In the study, the researchers installed a so-called hard stop on red, or HSOR, electronic ordering system that required on-call physicians to authorize advanced imaging studies that only scored 1-3 points on the American College of Radiology's nine-point appropriateness criteria scale. The ACR scale ranks imaging exams for how useful they are in diagnosing conditions.

The researchers then compared around 76,000 orders taken from April 2007 to December 2007 with the new system in place against around 43,000 orders from the same period the year before.

While always small, the fraction of low-yield exams fell by more than half, dropping from 5.4 percent to only 1.9 percent of all exams in the HSOR period. Imaging studies deemed "high yield" were unaffected by the change, according to the study.

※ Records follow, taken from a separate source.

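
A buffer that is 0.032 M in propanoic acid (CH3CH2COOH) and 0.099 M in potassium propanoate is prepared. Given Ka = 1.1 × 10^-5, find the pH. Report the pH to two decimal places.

pH = 5.45

pKa = −log(1.1 × 10^-5) = 4.959
pH = pKa + log([A⁻]/[HA]) = 4.959 + log(0.099/0.032)
pH = 4.959 + (+0.490) = 5.45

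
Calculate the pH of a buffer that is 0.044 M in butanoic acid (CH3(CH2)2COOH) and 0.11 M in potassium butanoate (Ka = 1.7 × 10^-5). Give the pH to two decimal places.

pH = 5.17

pKa = −log(1.7 × 10^-5) = 4.770
Using pH = pKa + log([base]/[acid]) with [base]/[acid] = 0.11/0.044:
pH = 4.770 + (+0.398) = 5.17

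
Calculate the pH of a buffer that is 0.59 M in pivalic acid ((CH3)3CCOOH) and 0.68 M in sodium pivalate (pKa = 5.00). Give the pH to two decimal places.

Henderson–Hasselbalch: pH = pKa + log([(CH3)3CCOO-]/[(CH3)3CCOOH]) = 5.00 + log(0.68/0.59)
pH = 5.00 + (+0.062) = 5.06

pH = 5.06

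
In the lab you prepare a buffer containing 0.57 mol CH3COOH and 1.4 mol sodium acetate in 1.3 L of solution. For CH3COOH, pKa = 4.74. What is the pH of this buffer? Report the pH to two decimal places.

pH = 5.13

Henderson–Hasselbalch: pH = pKa + log([CH3COO-]/[CH3COOH]) = 4.74 + log(1.4/0.57)
pH = 4.74 + (+0.390) = 5.13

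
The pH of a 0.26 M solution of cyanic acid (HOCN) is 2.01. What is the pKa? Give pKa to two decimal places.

[H+] = 10^(-2.01) = 9.77 × 10^-3 M
At equilibrium [HA] = 0.26 − 9.77 × 10^-3 = 2.50 × 10^-1 M
Ka = [H+][A-]/[HA] = (9.77 × 10^-3)² / 2.50 × 10^-1 = 3.82 × 10^-4
pKa = -log(3.82 × 10^-4) = 3.42

pKa = 3.42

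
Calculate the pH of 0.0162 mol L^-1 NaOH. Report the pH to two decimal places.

pH = 12.21

NaOH is a strong base; [OH-] = 0.0162 M.
pOH = -log(0.0162) = 1.79
pH = 14.00 - 1.79 = 12.21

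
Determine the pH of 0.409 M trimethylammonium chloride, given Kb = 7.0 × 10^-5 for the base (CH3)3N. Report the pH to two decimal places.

(CH3)3NH+ is the conjugate acid of the weak base (CH3)3N.
Ka = Kw/Kb = 1.0×10^-14 / 7.0 × 10^-5 = 1.43 × 10^-10
From the ICE table, Ka = x²/(0.409 − x) = 1.43 × 10^-10.
Assume x ≪ 0.409: x ≈ √(1.43 × 10^-10 × 0.409) = 7.65 × 10^-6 M
pH = −log[H+] = −log(7.65 × 10^-6) = 5.12

pH = 5.12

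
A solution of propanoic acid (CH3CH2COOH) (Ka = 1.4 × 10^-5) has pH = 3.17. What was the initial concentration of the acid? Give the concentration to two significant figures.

C₀ = 3.3 × 10^-2 M

[H+] = 10^(-3.17) = 6.76 × 10^-4 M = x
Ka = x²/(C₀ − x) ⇒ C₀ = x + x²/Ka
C₀ = 6.76 × 10^-4 + (6.76 × 10^-4)²/(1.4 × 10^-5) = 3.33 × 10^-2 M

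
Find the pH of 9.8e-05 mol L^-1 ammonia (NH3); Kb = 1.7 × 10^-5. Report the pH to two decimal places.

pH = 9.52

NH3 + H2O ⇌ NH4+ + OH-
Kb = [OH-]²/(9.8e-05 − [OH-]) = 1.7 × 10^-5
Here C₀/Kb ≈ 5.76, so the small-[OH-] approximation fails. Use the quadratic:
[OH-] = (−Kb + √(Kb² + 4·Kb·C₀))/2 = 3.32 × 10^-5 M
pOH = 4.48, so pH = 14.00 − pOH = 9.52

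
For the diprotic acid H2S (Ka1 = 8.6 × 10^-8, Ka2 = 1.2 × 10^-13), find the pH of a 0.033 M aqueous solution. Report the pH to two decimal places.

Ka1 ≫ Ka2, so treat the first dissociation as the only significant source of H+.
Ka1 = x²/(0.033 − x) = 8.6 × 10^-8
x ≈ √(8.6 × 10^-8 × 0.033) = 5.33 × 10^-5 M
pH = −log(5.33 × 10^-5) = 4.27

pH = 4.27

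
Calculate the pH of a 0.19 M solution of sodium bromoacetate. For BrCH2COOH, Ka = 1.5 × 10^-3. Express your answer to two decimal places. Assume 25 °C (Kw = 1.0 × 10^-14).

BrCH2COO- is the conjugate base of the weak acid BrCH2COOH.
Kb = Kw/Ka = 1.0×10^-14 / 1.5 × 10^-3 = 6.67 × 10^-12
From the ICE table, Kb = x²/(0.19 − x) = 6.67 × 10^-12.
Assume x ≪ 0.19: x ≈ √(6.67 × 10^-12 × 0.19) = 1.13 × 10^-6 M
Check: 0.00059% ionized — well under 5%, approximation valid.
pOH = −log(1.13 × 10^-6) = 5.95; pH = 14.00 − 5.95 = 8.05

pH = 8.05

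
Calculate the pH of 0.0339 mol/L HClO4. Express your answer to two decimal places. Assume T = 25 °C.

HClO4 is a strong acid and dissociates completely, so [H+] = 0.0339 M.
pH = -log(0.0339) = 1.47

pH = 1.47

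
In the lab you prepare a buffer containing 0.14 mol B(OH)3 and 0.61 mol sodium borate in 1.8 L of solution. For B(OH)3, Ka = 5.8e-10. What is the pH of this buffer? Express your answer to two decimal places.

pKa = −log(5.8 × 10^-10) = 9.237
pH = pKa + log([A⁻]/[HA]) = 9.237 + log(0.61/0.14)
pH = 9.237 + (+0.639) = 9.88

pH = 9.88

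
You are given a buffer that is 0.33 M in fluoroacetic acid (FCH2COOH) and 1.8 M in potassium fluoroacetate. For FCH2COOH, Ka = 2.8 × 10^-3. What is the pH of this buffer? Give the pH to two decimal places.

pH = 3.29

pKa = −log(2.8 × 10^-3) = 2.553
pH = pKa + log([A⁻]/[HA]) = 2.553 + log(1.8/0.33)
pH = 2.553 + (+0.737) = 3.29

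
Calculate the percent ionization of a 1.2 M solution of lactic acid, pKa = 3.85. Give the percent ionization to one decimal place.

1.1%

CH3CH(OH)COOH ⇌ CH3CH(OH)COO- + H+; let x = [H+] at equilibrium.
Ka = 10^(−3.85) = 1.41 × 10^-4
x ≈ √(Ka·C₀) = √(1.41 × 10^-4 × 1.2) = 1.30 × 10^-2 M
% ionization = x/C₀ × 100% = 1.30 × 10^-2/1.2 × 100% = 1.1%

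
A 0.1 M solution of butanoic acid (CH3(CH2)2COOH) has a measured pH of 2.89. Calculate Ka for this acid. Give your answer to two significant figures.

[H+] = 10^(-2.89) = 1.29 × 10^-3 M
At equilibrium [HA] = 0.1 − 1.29 × 10^-3 = 9.87 × 10^-2 M
Ka = [H+][A-]/[HA] = (1.29 × 10^-3)² / 9.87 × 10^-2 = 1.7 × 10^-5

Ka = 1.7 × 10^-5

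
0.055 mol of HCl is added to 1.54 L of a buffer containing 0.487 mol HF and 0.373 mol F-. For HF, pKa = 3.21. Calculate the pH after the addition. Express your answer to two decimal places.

pH = 2.98

After neutralization: n(HF) = 0.542 mol, n(F-) = 0.318 mol.
pH = pKa + log(n_F-/n_HF) = 3.21 + log(0.318/0.542) = 3.21 + (-0.232)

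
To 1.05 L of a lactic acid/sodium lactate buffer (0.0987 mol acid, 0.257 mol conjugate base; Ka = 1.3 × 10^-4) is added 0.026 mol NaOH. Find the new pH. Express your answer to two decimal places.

OH- converts CH3CH(OH)COOH to CH3CH(OH)COO-: CH3CH(OH)COOH → 0.0727 mol, CH3CH(OH)COO- → 0.283 mol.
pKa = −log(1.3 × 10^-4) = 3.886
Henderson–Hasselbalch with mole ratio 0.283/0.0727: pH = 3.886 + (+0.590)

pH = 4.48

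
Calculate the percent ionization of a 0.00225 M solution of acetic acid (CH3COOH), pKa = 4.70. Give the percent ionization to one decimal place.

9.0%

CH3COOH ⇌ CH3COO- + H+; let x = [H+] at equilibrium.
Ka = 10^(−4.70) = 2.00 × 10^-5
Ka = x²/(C₀ − x); solving the quadratic gives x = 2.02 × 10^-4 M.
% ionization = x/C₀ × 100% = 2.02 × 10^-4/0.00225 × 100% = 9.0%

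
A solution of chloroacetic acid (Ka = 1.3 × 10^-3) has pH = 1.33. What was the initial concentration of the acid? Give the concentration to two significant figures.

[H+] = 10^(-1.33) = 4.68 × 10^-2 M = x
Ka = x²/(C₀ − x) ⇒ C₀ = x + x²/Ka
C₀ = 4.68 × 10^-2 + (4.68 × 10^-2)²/(1.3 × 10^-3) = 1.73 M

C₀ = 1.7 M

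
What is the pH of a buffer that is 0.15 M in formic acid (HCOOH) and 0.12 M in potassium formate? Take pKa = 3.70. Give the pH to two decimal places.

Henderson–Hasselbalch: pH = pKa + log([HCOO-]/[HCOOH]) = 3.70 + log(0.12/0.15)
pH = 3.70 + (-0.097) = 3.60

pH = 3.60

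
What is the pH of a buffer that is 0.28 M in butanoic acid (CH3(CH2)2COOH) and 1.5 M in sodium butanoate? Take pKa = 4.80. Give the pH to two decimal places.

Using pH = pKa + log([base]/[acid]) with [base]/[acid] = 1.5/0.28:
pH = 4.80 + (+0.729) = 5.53

pH = 5.53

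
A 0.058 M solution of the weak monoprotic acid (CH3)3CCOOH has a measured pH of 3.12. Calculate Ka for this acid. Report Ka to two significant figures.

Ka = 1.0 × 10^-5

[H+] = 10^(-3.12) = 7.59 × 10^-4 M
At equilibrium [HA] = 0.058 − 7.59 × 10^-4 = 5.72 × 10^-2 M
Ka = [H+][A-]/[HA] = (7.59 × 10^-4)² / 5.72 × 10^-2 = 1.0 × 10^-5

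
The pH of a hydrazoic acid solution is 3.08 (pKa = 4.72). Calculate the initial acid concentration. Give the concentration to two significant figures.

C₀ = 3.7 × 10^-2 M

[H+] = 10^(-3.08) = 8.32 × 10^-4 M = x
Ka = 10^(−4.72) = 1.91 × 10^-5
Ka = x²/(C₀ − x) ⇒ C₀ = x + x²/Ka
C₀ = 8.32 × 10^-4 + (8.32 × 10^-4)²/(1.91 × 10^-5) = 3.71 × 10^-2 M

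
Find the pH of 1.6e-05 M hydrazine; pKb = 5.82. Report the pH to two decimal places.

pH = 8.63

N2H4 + H2O ⇌ N2H5+ + OH-
Kb = 10^(−5.82) = 1.51 × 10^-6
From the ICE table, Kb = [OH-]²/(1.6e-05 − [OH-]) = 1.51 × 10^-6.
Here C₀/Kb ≈ 10.6, so the small-[OH-] approximation fails. Use the quadratic:
[OH-] = [−1.51e-06 + √(1.51e-06² + 9.66e-11)]/2 = 4.22 × 10^-6 M
pOH = −log(4.22 × 10^-6) = 5.37; pH = 14.00 − 5.37 = 8.63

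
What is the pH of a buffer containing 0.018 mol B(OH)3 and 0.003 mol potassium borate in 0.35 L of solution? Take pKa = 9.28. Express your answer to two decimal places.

pH = 8.50

Henderson–Hasselbalch: pH = pKa + log([B(OH)4-]/[B(OH)3]) = 9.28 + log(0.003/0.018)
pH = 9.28 + (-0.778) = 8.50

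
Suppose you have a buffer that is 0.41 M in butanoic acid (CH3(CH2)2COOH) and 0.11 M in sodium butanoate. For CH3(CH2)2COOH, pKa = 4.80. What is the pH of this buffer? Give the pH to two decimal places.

pH = 4.23

Henderson–Hasselbalch: pH = pKa + log([CH3(CH2)2COO-]/[CH3(CH2)2COOH]) = 4.80 + log(0.11/0.41)
pH = 4.80 + (-0.571) = 4.23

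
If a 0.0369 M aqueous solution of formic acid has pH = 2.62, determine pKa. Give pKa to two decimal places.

pKa = 3.78

[H+] = 10^(-2.62) = 2.40 × 10^-3 M
At equilibrium [HA] = 0.0369 − 2.40 × 10^-3 = 3.45 × 10^-2 M
Ka = [H+][A-]/[HA] = (2.40 × 10^-3)² / 3.45 × 10^-2 = 1.67 × 10^-4
pKa = -log(1.67 × 10^-4) = 3.78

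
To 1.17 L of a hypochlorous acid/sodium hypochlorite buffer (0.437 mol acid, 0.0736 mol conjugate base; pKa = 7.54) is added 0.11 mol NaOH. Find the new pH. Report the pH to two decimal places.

After neutralization: n(HOCl) = 0.327 mol, n(OCl-) = 0.184 mol.
pH = pKa + log(n_OCl-/n_HOCl) = 7.54 + log(0.184/0.327) = 7.54 + (-0.250)

pH = 7.29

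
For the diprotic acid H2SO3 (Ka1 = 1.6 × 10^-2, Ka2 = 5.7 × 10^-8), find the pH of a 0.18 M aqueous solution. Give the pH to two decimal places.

Since Ka1 ≫ Ka2, the first ionization dominates [H+].
Ka1 = x²/(0.18 − x) = 1.6 × 10^-2
Solving the quadratic: x = (−Ka1 + √(Ka1² + 4·Ka1·C₀))/2 = 4.63 × 10^-2 M
pH = −log(4.63 × 10^-2) = 1.33

pH = 1.33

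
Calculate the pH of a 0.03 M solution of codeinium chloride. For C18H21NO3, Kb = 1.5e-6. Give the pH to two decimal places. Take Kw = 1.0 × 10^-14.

pH = 4.85

C18H22NO3+ is the conjugate acid of the weak base C18H21NO3.
Ka = Kw/Kb = 1.0×10^-14 / 1.5 × 10^-6 = 6.67 × 10^-9
Ka = x²/(0.03 − x) = 6.67 × 10^-9
Neglecting x in the denominator: x = √(6.67 × 10^-9 × 0.03) = 1.41 × 10^-5 M
pH = −log(1.41 × 10^-5) = 4.85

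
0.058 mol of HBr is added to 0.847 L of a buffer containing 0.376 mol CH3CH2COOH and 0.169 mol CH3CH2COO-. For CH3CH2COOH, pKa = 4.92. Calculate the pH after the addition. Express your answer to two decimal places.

Added H+ converts CH3CH2COO- to CH3CH2COOH: CH3CH2COOH → 0.434 mol, CH3CH2COO- → 0.111 mol.
pH = pKa + log(n_CH3CH2COO-/n_CH3CH2COOH) = 4.92 + log(0.111/0.434) = 4.92 + (-0.592)

pH = 4.33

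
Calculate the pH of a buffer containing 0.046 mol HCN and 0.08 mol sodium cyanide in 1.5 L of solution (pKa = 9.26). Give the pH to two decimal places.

pH = 9.50

pH = pKa + log([A⁻]/[HA]) = 9.26 + log(0.08/0.046)
pH = 9.26 + (+0.240) = 9.50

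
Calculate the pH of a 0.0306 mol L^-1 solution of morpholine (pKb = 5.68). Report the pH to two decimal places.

pH = 10.40

C4H8ONH + H2O ⇌ C4H8ONH2+ + OH-
Kb = 10^(−5.68) = 2.09 × 10^-6
From the ICE table, Kb = x²/(0.0306 − x) = 2.09 × 10^-6.
Neglecting x in the denominator: x = √(2.09 × 10^-6 × 0.0306) = 2.53 × 10^-4 M
Check: 0.83% ionized — well under 5%, approximation valid.
pOH = 3.60, so pH = 14.00 − pOH = 10.40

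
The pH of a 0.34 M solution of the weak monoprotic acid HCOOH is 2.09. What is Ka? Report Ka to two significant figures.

[H+] = 10^(-2.09) = 8.13 × 10^-3 M
At equilibrium [HA] = 0.34 − 8.13 × 10^-3 = 3.32 × 10^-1 M
Ka = [H+][A-]/[HA] = (8.13 × 10^-3)² / 3.32 × 10^-1 = 2.0 × 10^-4

Ka = 2.0 × 10^-4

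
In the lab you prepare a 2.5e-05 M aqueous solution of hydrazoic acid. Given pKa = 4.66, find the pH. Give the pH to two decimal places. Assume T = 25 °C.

pH = 4.83

HN3 ⇌ N3- + H+
Ka = 10^(−4.66) = 2.19 × 10^-5
Ka = [H+]²/(2.5e-05 − [H+]) = 2.19 × 10^-5
Here C₀/Ka ≈ 1.14, so the small-[H+] approximation fails. Use the quadratic:
[H+] = (−Ka + √(Ka² + 4·Ka·C₀))/2 = 1.49 × 10^-5 M
pH = −log(1.49 × 10^-5) = 4.83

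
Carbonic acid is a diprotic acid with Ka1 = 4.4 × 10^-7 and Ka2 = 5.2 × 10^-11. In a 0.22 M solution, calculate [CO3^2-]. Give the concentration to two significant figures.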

"We feel that's a better way to approach the issue of potential overutilization," Shawn Farley, a spokesman for the American College of Radiology, told DOTmed News. "Unlike radiation benefit managers or preauthorization, it doesn't take the decision-making out of physician hands and put it in the hands of a third-party [administrator]."

The electronic ordering system could be especially helpful in curbing medical radiation exposure, Farley said. When given a choice between two diagnostically equivalent exams, physicians could pick the one that delivers a smaller dose.

"If MR and CT are ranked equal, and if it's non-emergent, the doctor can choose MRI because it doesn't use [ionizing] radiation," Farley said.

The study authors acknowledged objections that the system adds to physicians' already towering workload, but countered that it eliminates other burdens such as telephone preauthorization requests.

"Physicians are asked to complete the order; they need not schedule the patient; this can be done by non-clinician support staff," the authors write. "In this way, the order entry system replaces the creation of a paper form."

Medicare plans to kick off a pilot project investigating these systems later this year, Farley said.